Current TV journalists Laura Ling and Euna Lee are facing increasing criticism from South Korean and Chinese activists who fight on behalf of North Korean refugees in their countries. When the pair was apprehended and brought back to Pyongyang, they were in possession of videotapes and notes detailing their interviews with such refugees, and the people who harbor them. Though Lee and Ling say they did their best to destroy such records by damaging tapes and even eating notes, reports say that other tapes were confiscated by their producer, who managed to escape North Korean guardsmen but who was detained in China. At least five foster homes serving children of North Korean refugees were closed in China, and their organizer deported as a result, according to the Times, and several North Koreans they'd interviewed who were living in Seoul, South Korea, had to flee for fear of arrest. "We regret if any of our actions, including the high-profile nature of our confinement, has led to increased scrutiny of activists and North Koreans living along the border," the pair said in a statement on Current's website. "Our experiences pale when compared to the hardship facing so many people living in North Korea or as illegal immigrants in China."

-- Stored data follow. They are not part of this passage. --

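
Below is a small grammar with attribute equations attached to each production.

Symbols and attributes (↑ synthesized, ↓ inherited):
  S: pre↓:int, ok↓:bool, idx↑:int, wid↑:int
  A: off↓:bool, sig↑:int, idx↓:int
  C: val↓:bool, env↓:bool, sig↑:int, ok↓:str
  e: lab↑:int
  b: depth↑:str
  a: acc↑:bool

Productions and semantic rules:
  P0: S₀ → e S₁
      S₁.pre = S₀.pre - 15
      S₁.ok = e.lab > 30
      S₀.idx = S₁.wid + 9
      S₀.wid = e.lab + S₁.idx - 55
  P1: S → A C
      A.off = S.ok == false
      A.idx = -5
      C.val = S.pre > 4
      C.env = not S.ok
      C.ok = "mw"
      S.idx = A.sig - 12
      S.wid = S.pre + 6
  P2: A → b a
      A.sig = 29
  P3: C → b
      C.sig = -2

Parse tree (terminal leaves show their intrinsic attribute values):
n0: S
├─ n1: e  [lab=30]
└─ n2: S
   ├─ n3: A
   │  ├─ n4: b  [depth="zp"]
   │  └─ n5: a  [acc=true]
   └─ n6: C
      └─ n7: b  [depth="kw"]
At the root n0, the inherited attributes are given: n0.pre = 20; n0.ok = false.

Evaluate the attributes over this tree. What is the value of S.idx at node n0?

20

1. n0.pre = 20  [given at root]
2. n0.ok = false  [given at root]
3. n1.lab = 30  [terminal]
4. n2.pre = 5  [S₀.pre - 15]
5. n2.ok = false  [e.lab > 30]
6. n3.off = true  [S.ok == false]
7. n3.idx = -5  [-5]
8. n4.depth = "zp"  [terminal]
9. n5.acc = true  [terminal]
10. n3.sig = 29  [29]
11. n6.val = true  [S.pre > 4]
12. n6.env = true  [not S.ok]
13. n6.ok = "mw"  ["mw"]
14. n7.depth = "kw"  [terminal]
15. n6.sig = -2  [-2]
16. n2.idx = 17  [A.sig - 12]
17. n2.wid = 11  [S.pre + 6]
18. n0.idx = 20  [S₁.wid + 9]
19. n0.wid = -8  [e.lab + S₁.idx - 55]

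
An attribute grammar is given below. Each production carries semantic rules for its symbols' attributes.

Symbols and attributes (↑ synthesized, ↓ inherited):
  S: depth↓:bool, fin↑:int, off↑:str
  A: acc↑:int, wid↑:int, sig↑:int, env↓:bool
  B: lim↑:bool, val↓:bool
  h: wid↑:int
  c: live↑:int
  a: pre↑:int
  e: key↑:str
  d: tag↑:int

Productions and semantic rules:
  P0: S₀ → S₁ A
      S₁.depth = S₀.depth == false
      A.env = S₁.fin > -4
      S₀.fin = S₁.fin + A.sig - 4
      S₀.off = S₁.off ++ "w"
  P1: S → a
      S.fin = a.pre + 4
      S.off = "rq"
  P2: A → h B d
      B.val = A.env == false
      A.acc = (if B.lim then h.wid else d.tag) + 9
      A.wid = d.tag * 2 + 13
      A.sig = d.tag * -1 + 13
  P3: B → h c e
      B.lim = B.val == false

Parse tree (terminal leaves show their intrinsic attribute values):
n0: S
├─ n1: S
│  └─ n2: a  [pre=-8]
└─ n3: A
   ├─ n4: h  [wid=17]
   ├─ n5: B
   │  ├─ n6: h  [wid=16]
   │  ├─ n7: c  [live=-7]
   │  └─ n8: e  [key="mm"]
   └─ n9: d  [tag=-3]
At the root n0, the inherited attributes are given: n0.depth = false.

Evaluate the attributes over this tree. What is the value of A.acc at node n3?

6

1. n0.depth = false  [given at root]
2. n1.depth = true  [S₀.depth == false]
3. n2.pre = -8  [terminal]
4. n1.fin = -4  [a.pre + 4]
5. n1.off = "rq"  ["rq"]
6. n3.env = false  [S₁.fin > -4]
7. n4.wid = 17  [terminal]
8. n5.val = true  [A.env == false]
9. n6.wid = 16  [terminal]
10. n7.live = -7  [terminal]
11. n8.key = "mm"  [terminal]
12. n5.lim = false  [B.val == false]
13. n9.tag = -3  [terminal]
14. n3.acc = 6  [(if B.lim then h.wid else d.tag) + 9]
15. n3.wid = 7  [d.tag * 2 + 13]
16. n3.sig = 16  [d.tag * -1 + 13]
17. n0.fin = 8  [S₁.fin + A.sig - 4]
18. n0.off = "rqw"  [S₁.off ++ "w"]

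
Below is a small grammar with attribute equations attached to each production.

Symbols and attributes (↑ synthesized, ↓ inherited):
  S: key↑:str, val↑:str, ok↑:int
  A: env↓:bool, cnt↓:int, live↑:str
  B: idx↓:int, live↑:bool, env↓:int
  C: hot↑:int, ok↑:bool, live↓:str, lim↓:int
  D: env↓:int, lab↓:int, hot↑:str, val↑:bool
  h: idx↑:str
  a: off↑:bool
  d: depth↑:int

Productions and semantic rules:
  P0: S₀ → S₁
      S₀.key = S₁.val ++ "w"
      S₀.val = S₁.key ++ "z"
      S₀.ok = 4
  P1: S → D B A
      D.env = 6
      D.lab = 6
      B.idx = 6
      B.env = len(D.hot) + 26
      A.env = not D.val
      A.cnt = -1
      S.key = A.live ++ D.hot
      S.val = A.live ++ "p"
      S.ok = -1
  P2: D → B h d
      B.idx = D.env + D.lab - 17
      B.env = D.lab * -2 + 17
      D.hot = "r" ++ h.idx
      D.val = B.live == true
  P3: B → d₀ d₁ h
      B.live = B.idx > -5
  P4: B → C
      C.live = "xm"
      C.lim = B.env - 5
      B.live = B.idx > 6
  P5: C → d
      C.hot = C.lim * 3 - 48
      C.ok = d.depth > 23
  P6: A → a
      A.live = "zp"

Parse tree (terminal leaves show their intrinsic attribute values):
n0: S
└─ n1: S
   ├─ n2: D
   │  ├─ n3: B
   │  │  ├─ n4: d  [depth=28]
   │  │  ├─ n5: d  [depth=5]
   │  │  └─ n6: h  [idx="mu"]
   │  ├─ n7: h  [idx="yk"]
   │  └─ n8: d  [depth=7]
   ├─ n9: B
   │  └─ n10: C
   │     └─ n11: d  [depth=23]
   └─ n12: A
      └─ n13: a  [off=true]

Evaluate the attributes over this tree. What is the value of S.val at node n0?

"zprykz"

1. n2.env = 6  [6]
2. n2.lab = 6  [6]
3. n3.idx = -5  [D.env + D.lab - 17]
4. n3.env = 5  [D.lab * -2 + 17]
5. n4.depth = 28  [terminal]
6. n5.depth = 5  [terminal]
7. n6.idx = "mu"  [terminal]
8. n3.live = false  [B.idx > -5]
9. n7.idx = "yk"  [terminal]
10. n8.depth = 7  [terminal]
11. n2.hot = "ryk"  ["r" ++ h.idx]
12. n2.val = false  [B.live == true]
13. n9.idx = 6  [6]
14. n9.env = 29  [len(D.hot) + 26]
15. n10.live = "xm"  ["xm"]
16. n10.lim = 24  [B.env - 5]
17. n11.depth = 23  [terminal]
18. n10.hot = 24  [C.lim * 3 - 48]
19. n10.ok = false  [d.depth > 23]
20. n9.live = false  [B.idx > 6]
21. n12.env = true  [not D.val]
22. n12.cnt = -1  [-1]
23. n13.off = true  [terminal]
24. n12.live = "zp"  ["zp"]
25. n1.key = "zpryk"  [A.live ++ D.hot]
26. n1.val = "zpp"  [A.live ++ "p"]
27. n1.ok = -1  [-1]
28. n0.key = "zppw"  [S₁.val ++ "w"]
29. n0.val = "zprykz"  [S₁.key ++ "z"]
30. n0.ok = 4  [4]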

Here are the sections of Ling and Lee's statement where they discuss how they were actually captured:
When we set out, we had no intention of leaving China, but when our guide beckoned for us to follow him beyond the middle of the river, we did, eventually arriving at the riverbank on the North Korean side. He pointed out a small village in the distance where he told us that North Koreans waited in safe houses to be smuggled into China via a well-established network that has escorted tens of thousands across the porous border.
Feeling nervous about where we were, we quickly turned back toward China. Midway across the ice, we heard yelling. We looked back and saw two North Korean soldiers with rifles running toward us. Instinctively, we ran.
We were firmly back inside China when the soldiers apprehended us. Producer Mitch Koss and our guide were both able to outrun the border guards. We were not. We tried with all our might to cling to bushes, ground, anything that would keep us on Chinese soil, but we were no match for the determined soldiers. They violently dragged us back across the ice to North Korea and marched us to a nearby army base, where we were detained. Over the next 140 days, we were moved to Pyongyang, isolated from one another, repeatedly interrogated and eventually put on trial and sentenced to 12 years of hard labor ...
We didn't spend more than a minute on North Korean soil before turning back, but it is a minute we deeply regret. To this day, we still don't know if we were lured into a trap. In retrospect, the guide behaved oddly, changing our starting point on the river at the last moment and donning a Chinese police overcoat for the crossing, measures we assumed were security precautions. But it was ultimately our decision to follow him, and we continue to pay for that decision today with dark memories of our captivity.
Much of the rest of the pair's statement focuses on the plight of people living under the despotic rule of Kim Jong Il, which they had sought to document. They hope, Ling and Lee wrote, that their own experiences didn't draw attention away from the hardship of so many others — rather, that it will bring more focus to it. Unfortunately, judging from today's coverage, it doesn't seem like that's the case.